Finding Attribute Categories is the Graph Colouring Problem
After determining which words are main words, we want to break the remaining attribute words up into categories. This problem is even harder: Essentially all we can say is that whenever two words are from the same category, like CAS and BUS, they must not both appear in the same product. But if that is the only constraint we apply, then an easy solution is just to put every single attribute word into its own category. Of course that doesn't tell us anything useful, so to avoid this possibility, we can ask that the total number of categories be as small as possible.
What we then have is the (Minimum) Graph Colouring problem: For each attribute word, create a vertex, and create an edge between any two vertices whenever their words both appear in the same product.

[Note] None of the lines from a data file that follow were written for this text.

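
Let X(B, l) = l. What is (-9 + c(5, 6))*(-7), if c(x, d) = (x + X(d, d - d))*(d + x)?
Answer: -322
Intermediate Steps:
c(x, d) = x*(d + x) (c(x, d) = (x + (d - d))*(d + x) = (x + 0)*(d + x) = x*(d + x))
(-9 + c(5, 6))*(-7) = (-9 + 5*(6 + 5))*(-7) = (-9 + 5*11)*(-7) = (-9 + 55)*(-7) = 46*(-7) = -322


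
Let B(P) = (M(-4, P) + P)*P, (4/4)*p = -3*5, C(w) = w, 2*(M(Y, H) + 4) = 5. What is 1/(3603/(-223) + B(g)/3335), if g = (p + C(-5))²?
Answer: 148741/4706039 ≈ 0.031606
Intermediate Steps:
M(Y, H) = -3/2 (M(Y, H) = -4 + (½)*5 = -4 + 5/2 = -3/2)
p = -15 (p = -3*5 = -15)
g = 400 (g = (-15 - 5)² = (-20)² = 400)
B(P) = P*(-3/2 + P) (B(P) = (-3/2 + P)*P = P*(-3/2 + P))
1/(3603/(-223) + B(g)/3335) = 1/(3603/(-223) + ((½)*400*(-3 + 2*400))/3335) = 1/(3603*(-1/223) + ((½)*400*(-3 + 800))*(1/3335)) = 1/(-3603/223 + ((½)*400*797)*(1/3335)) = 1/(-3603/223 + 159400*(1/3335)) = 1/(-3603/223 + 31880/667) = 1/(4706039/148741) = 148741/4706039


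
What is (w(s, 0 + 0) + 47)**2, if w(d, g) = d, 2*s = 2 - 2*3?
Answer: 2025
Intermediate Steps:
s = -2 (s = (2 - 2*3)/2 = (2 - 6)/2 = (1/2)*(-4) = -2)
(w(s, 0 + 0) + 47)**2 = (-2 + 47)**2 = 45**2 = 2025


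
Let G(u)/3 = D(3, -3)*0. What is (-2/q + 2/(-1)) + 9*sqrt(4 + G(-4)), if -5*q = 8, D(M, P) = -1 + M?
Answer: 69/4 ≈ 17.250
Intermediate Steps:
q = -8/5 (q = -1/5*8 = -8/5 ≈ -1.6000)
G(u) = 0 (G(u) = 3*((-1 + 3)*0) = 3*(2*0) = 3*0 = 0)
(-2/q + 2/(-1)) + 9*sqrt(4 + G(-4)) = (-2/(-8/5) + 2/(-1)) + 9*sqrt(4 + 0) = (-2*(-5/8) + 2*(-1)) + 9*sqrt(4) = (5/4 - 2) + 9*2 = -3/4 + 18 = 69/4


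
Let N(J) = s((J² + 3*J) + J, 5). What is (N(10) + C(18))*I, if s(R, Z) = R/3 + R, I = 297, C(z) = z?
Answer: 60786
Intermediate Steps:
s(R, Z) = 4*R/3 (s(R, Z) = R/3 + R = 4*R/3)
N(J) = 4*J²/3 + 16*J/3 (N(J) = 4*((J² + 3*J) + J)/3 = 4*(J² + 4*J)/3 = 4*J²/3 + 16*J/3)
(N(10) + C(18))*I = ((4/3)*10*(4 + 10) + 18)*297 = ((4/3)*10*14 + 18)*297 = (560/3 + 18)*297 = (614/3)*297 = 60786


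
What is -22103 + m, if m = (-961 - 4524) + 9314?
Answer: -18274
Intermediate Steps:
m = 3829 (m = -5485 + 9314 = 3829)
-22103 + m = -22103 + 3829 = -18274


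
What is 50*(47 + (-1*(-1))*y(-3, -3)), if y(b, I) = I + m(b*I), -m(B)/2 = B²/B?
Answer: 1300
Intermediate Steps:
m(B) = -2*B (m(B) = -2*B²/B = -2*B)
y(b, I) = I - 2*I*b (y(b, I) = I - 2*b*I = I - 2*I*b)
50*(47 + (-1*(-1))*y(-3, -3)) = 50*(47 + (-1*(-1))*(-3*(1 - 2*(-3)))) = 50*(47 + 1*(-3*(1 + 6))) = 50*(47 + 1*(-3*7)) = 50*(47 + 1*(-21)) = 50*(47 - 21) = 50*26 = 1300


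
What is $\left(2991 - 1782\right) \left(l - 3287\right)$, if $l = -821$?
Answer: $-4966572$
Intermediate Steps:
$\left(2991 - 1782\right) \left(l - 3287\right) = \left(2991 - 1782\right) \left(-821 - 3287\right) = 1209 \left(-4108\right) = -4966572$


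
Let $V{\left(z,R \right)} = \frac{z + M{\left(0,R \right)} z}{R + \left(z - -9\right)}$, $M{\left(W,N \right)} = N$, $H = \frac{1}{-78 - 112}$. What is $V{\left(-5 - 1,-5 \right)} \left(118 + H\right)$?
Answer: $- \frac{134514}{95} \approx -1415.9$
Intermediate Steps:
$H = - \frac{1}{190}$ ($H = \frac{1}{-190} = - \frac{1}{190} \approx -0.0052632$)
$V{\left(z,R \right)} = \frac{z + R z}{9 + R + z}$ ($V{\left(z,R \right)} = \frac{z + R z}{R + \left(z - -9\right)} = \frac{z + R z}{R + \left(z + 9\right)} = \frac{z + R z}{R + \left(9 + z\right)} = \frac{z + R z}{9 + R + z}$)
$V{\left(-5 - 1,-5 \right)} \left(118 + H\right) = \frac{\left(-5 - 1\right) \left(1 - 5\right)}{9 - 5 - 6} \left(118 - \frac{1}{190}\right) = \left(-6\right) \frac{1}{9 - 5 - 6} \left(-4\right) \frac{22419}{190} = \left(-6\right) \frac{1}{-2} \left(-4\right) \frac{22419}{190} = \left(-6\right) \left(- \frac{1}{2}\right) \left(-4\right) \frac{22419}{190} = \left(-12\right) \frac{22419}{190} = - \frac{134514}{95}$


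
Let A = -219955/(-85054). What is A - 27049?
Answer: -2300405691/85054 ≈ -27046.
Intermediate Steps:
A = 219955/85054 (A = -219955*(-1/85054) = 219955/85054 ≈ 2.5861)
A - 27049 = 219955/85054 - 27049 = -2300405691/85054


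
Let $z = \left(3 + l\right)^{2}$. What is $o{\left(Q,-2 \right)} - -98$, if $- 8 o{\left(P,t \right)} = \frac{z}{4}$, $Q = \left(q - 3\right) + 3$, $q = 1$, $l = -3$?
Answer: $98$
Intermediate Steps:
$z = 0$ ($z = \left(3 - 3\right)^{2} = 0^{2} = 0$)
$Q = 1$ ($Q = \left(1 - 3\right) + 3 = -2 + 3 = 1$)
$o{\left(P,t \right)} = 0$ ($o{\left(P,t \right)} = - \frac{0 \cdot \frac{1}{4}}{8} = \left(- \frac{1}{8}\right) 0 = 0$)
$o{\left(Q,-2 \right)} - -98 = 0 - -98 = 0 + 98 = 98$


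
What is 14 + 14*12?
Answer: 182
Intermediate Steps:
14 + 14*12 = 14 + 168 = 182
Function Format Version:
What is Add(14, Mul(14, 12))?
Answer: 182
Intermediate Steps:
Add(14, Mul(14, 12)) = Add(14, 168) = 182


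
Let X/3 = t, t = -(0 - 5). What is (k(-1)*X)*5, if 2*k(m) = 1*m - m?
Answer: 0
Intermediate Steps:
k(m) = 0 (k(m) = (1*m - m)/2 = (m - m)/2 = (1/2)*0 = 0)
t = 5 (t = -1*(-5) = 5)
X = 15 (X = 3*5 = 15)
(k(-1)*X)*5 = (0*15)*5 = 0*5 = 0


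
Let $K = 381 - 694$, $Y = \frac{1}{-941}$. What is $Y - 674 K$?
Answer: $\frac{198515241}{941} \approx 2.1096 \cdot 10^{5}$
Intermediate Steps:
$Y = - \frac{1}{941} \approx -0.0010627$
$K = -313$ ($K = 381 - 694 = -313$)
$Y - 674 K = - \frac{1}{941} - -210962 = - \frac{1}{941} + 210962 = \frac{198515241}{941}$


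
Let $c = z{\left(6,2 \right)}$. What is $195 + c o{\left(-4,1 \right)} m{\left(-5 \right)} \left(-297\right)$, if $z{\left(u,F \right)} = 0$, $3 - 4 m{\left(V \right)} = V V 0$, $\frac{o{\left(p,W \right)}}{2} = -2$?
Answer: $195$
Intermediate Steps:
$o{\left(p,W \right)} = -4$ ($o{\left(p,W \right)} = 2 \left(-2\right) = -4$)
$m{\left(V \right)} = \frac{3}{4}$ ($m{\left(V \right)} = \frac{3}{4} - \frac{V V 0}{4} = \frac{3}{4} - \frac{V^{2} \cdot 0}{4} = \frac{3}{4} - 0 = \frac{3}{4} + 0 = \frac{3}{4}$)
$c = 0$
$195 + c o{\left(-4,1 \right)} m{\left(-5 \right)} \left(-297\right) = 195 + 0 \left(-4\right) \frac{3}{4} \left(-297\right) = 195 + 0 \cdot \frac{3}{4} \left(-297\right) = 195 + 0 \left(-297\right) = 195 + 0 = 195$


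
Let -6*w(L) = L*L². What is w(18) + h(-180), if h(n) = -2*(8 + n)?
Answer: -628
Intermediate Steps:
w(L) = -L³/6 (w(L) = -L*L²/6 = -L³/6)
h(n) = -16 - 2*n
w(18) + h(-180) = -⅙*18³ + (-16 - 2*(-180)) = -⅙*5832 + (-16 + 360) = -972 + 344 = -628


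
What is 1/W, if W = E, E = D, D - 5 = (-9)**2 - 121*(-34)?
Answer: 1/4200 ≈ 0.00023810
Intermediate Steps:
D = 4200 (D = 5 + ((-9)**2 - 121*(-34)) = 5 + (81 + 4114) = 5 + 4195 = 4200)
E = 4200
W = 4200
1/W = 1/4200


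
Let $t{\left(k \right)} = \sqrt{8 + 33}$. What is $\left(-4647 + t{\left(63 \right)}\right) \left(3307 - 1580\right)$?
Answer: $-8025369 + 1727 \sqrt{41} \approx -8.0143 \cdot 10^{6}$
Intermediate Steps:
$t{\left(k \right)} = \sqrt{41}$
$\left(-4647 + t{\left(63 \right)}\right) \left(3307 - 1580\right) = \left(-4647 + \sqrt{41}\right) \left(3307 - 1580\right) = \left(-4647 + \sqrt{41}\right) 1727 = -8025369 + 1727 \sqrt{41}$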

A graph colouring is an assignment of "colours" (or equivalently, simply categories) to the vertices (words) that always assigns different colours to the two endpoints of an edge. A minimum such colouring uses the fewest possible colours (categories).
There are several different ways to formulate a Graph Colouring problem as an ILP. You could use the one given here. Note that there will be many more variables than in the Exact Cover ILP, and with some formulations there will be as many as k! different ways to encode a particular breakdown into k categories (essentially, as many category assignments as there are ways to order k items), so solving this problem to optimality will likely take much longer.